(150j) Engineering Nanofiber Scaffolds with Biomimetic Cues for Differentiation of Neural Crest-like Stem Cells to Schwann Cells

Our laboratory-derived neural crest stem cell (NCSC)-like cells from the interfollicular epidermis of the neonatal and adult skin tissues. These keratinocyte (KC)-derived Neural Crest (NC)-like cells (KC-NC) could differentiate into functional neurons, schwann cells, melanocytes, and smooth muscle cells in vitro. Schwann cells play a crucial role in the peripheral nervous system (PNS) by myelinating neuronal axons and facilitating electrical current propagation. Schwann cells can regenerate the PNS by removing myelin debris and differentiating into myelinating schwann cells following a nerve injury caused by trauma or medical conditions, such as diabetes and tumor-related surgeries. However, this process is often inefficient and requires intervention. Thus, there is a dire need for efficient and scalable approaches to obtain large numbers of functional schwann cells for PNI cell therapy.

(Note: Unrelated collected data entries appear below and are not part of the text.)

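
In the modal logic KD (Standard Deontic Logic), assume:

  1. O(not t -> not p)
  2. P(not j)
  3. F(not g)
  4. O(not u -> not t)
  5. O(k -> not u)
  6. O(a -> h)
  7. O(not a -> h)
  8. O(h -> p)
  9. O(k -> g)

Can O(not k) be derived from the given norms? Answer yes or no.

Premises 6 and 7 cover both cases: O(a -> h) and O(not a -> h). Since a ∨ not a is a tautology, O(h) follows.
With premise 8, O(h -> p), the K-axiom yields O(p).
The contrapositive of premise 1 (O(not t -> not p)) is O(p -> t), and O(p) is already established, so O(t).
Premise 4 is O(not u -> not t); contrapositively O(t -> u). Since O(t) holds, K gives O(u).
The contrapositive of premise 5 (O(k -> not u)) is O(u -> not k), and O(u) is already established, so O(not k).
Premises 2, 3, 9 do not contribute to this derivation.
So O(not k) follows.

Yes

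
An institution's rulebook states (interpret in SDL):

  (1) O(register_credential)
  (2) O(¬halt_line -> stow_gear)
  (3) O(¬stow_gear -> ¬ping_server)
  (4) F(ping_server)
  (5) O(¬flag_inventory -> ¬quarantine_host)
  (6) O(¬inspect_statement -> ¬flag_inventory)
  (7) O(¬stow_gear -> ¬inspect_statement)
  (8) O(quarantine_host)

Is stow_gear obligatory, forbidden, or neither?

From premise 8 we have O(quarantine_host).
Premise 5, O(¬flag_inventory -> ¬quarantine_host), contraposes to O(quarantine_host -> flag_inventory); with O(quarantine_host) we get O(flag_inventory).
Premise 6, O(¬inspect_statement -> ¬flag_inventory), contraposes to O(flag_inventory -> inspect_statement); with O(flag_inventory) we get O(inspect_statement).
Premise 7 is O(¬stow_gear -> ¬inspect_statement); contrapositively O(inspect_statement -> stow_gear). Since O(inspect_statement) holds, K gives O(stow_gear).
Premises 1, 2, 3, 4 do not contribute to this derivation.
Hence stow_gear is obligatory.

Obligatory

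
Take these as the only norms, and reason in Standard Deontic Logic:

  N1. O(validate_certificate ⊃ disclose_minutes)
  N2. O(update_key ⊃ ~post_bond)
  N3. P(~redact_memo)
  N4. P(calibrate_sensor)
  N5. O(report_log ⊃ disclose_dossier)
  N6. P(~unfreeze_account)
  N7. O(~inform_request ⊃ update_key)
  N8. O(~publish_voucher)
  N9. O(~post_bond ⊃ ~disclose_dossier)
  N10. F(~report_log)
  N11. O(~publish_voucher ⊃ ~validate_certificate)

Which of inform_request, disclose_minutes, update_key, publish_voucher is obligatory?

inform_request

F(~report_log) at premise 10 means O(report_log).
Premise 5 is O(report_log ⊃ disclose_dossier); since O(report_log), deontic closure gives O(disclose_dossier).
Premise 9 is O(~post_bond ⊃ ~disclose_dossier); contrapositively O(disclose_dossier ⊃ post_bond). Since O(disclose_dossier) holds, K gives O(post_bond).
Premise 2, O(update_key ⊃ ~post_bond), contraposes to O(post_bond ⊃ ~update_key); with O(post_bond) we get O(~update_key).
The contrapositive of premise 7 (O(~inform_request ⊃ update_key)) is O(~update_key ⊃ inform_request), and O(~update_key) is already established, so O(inform_request).
So O(inform_request) holds — inform_request is obligatory. None of the other listed options is made obligatory by any chain of premises.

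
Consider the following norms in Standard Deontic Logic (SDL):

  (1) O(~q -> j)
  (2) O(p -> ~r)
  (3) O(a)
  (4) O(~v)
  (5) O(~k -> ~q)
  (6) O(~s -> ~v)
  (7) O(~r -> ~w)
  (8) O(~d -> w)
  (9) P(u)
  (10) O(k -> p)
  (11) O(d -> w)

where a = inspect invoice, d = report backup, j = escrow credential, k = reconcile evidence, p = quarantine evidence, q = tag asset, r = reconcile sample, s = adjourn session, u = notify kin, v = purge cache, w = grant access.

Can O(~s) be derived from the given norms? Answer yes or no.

Premise 6 is O(~s -> ~v); even if O(~v) held, inferring O(~s) would be affirming the consequent — invalid.
No other premise forces O(~s). An ideal world satisfying every premise can still have ~s false, so O(~s) is not derivable.

No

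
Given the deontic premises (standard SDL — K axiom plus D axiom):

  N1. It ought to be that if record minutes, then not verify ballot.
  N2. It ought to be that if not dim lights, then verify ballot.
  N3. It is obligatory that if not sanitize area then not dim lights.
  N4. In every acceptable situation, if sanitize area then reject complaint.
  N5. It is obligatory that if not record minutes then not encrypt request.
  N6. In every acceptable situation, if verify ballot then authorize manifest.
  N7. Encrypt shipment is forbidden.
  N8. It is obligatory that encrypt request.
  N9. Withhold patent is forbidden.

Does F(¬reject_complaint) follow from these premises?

From premise 8 we have O(encrypt_request).
Premise 5, O(¬record_minutes → ¬encrypt_request), contraposes to O(encrypt_request → record_minutes); with O(encrypt_request) we get O(record_minutes).
Premise 1 is O(record_minutes → ¬verify_ballot); since O(record_minutes), deontic closure gives O(¬verify_ballot).
The contrapositive of premise 2 (O(¬dim_lights → verify_ballot)) is O(¬verify_ballot → dim_lights), and O(¬verify_ballot) is already established, so O(dim_lights).
Premise 3, O(¬sanitize_area → ¬dim_lights), contraposes to O(dim_lights → sanitize_area); with O(dim_lights) we get O(sanitize_area).
Applying K to premise 4 (O(sanitize_area → reject_complaint)) and O(sanitize_area) yields O(reject_complaint).
Premises 6, 7, 9 do not contribute to this derivation.
So O(reject_complaint) holds, i.e. F(¬reject_complaint). The claim follows.

Yes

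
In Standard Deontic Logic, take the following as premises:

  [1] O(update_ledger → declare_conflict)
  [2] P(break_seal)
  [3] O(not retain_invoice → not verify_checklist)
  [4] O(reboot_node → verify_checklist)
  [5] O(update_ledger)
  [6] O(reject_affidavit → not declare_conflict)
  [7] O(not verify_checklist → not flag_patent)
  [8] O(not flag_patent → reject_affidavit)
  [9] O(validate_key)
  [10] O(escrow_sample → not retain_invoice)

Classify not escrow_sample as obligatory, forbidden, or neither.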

Here, we present an innovative design concept for developing anisotropically aligned scaffolds with chemically immobilized biological cues to promote differentiation of the KC-NC towards the schwann cell. Specifically, we designed electrospun nanofibers and examined the effect of several bioactive cues in guiding KC-NC differentiation into schwann cells. The KC-NCs attached to nanofibers and adopted a spindle-like morphology, similar to the native extracellular matrix (ECM) microarchitecture of the peripheral nerves. Immobilization of biological cues, especially soluble Neuregulin1 (NRG1) promoted the differentiation of KC-NC into the schwann cell lineage. This study suggests that poly-ε-caprolactone (PCL) nanofibers decorated with topographical and cell-instructive cues may be a potential platform for enhancing KC-NC differentiation toward schwann cells.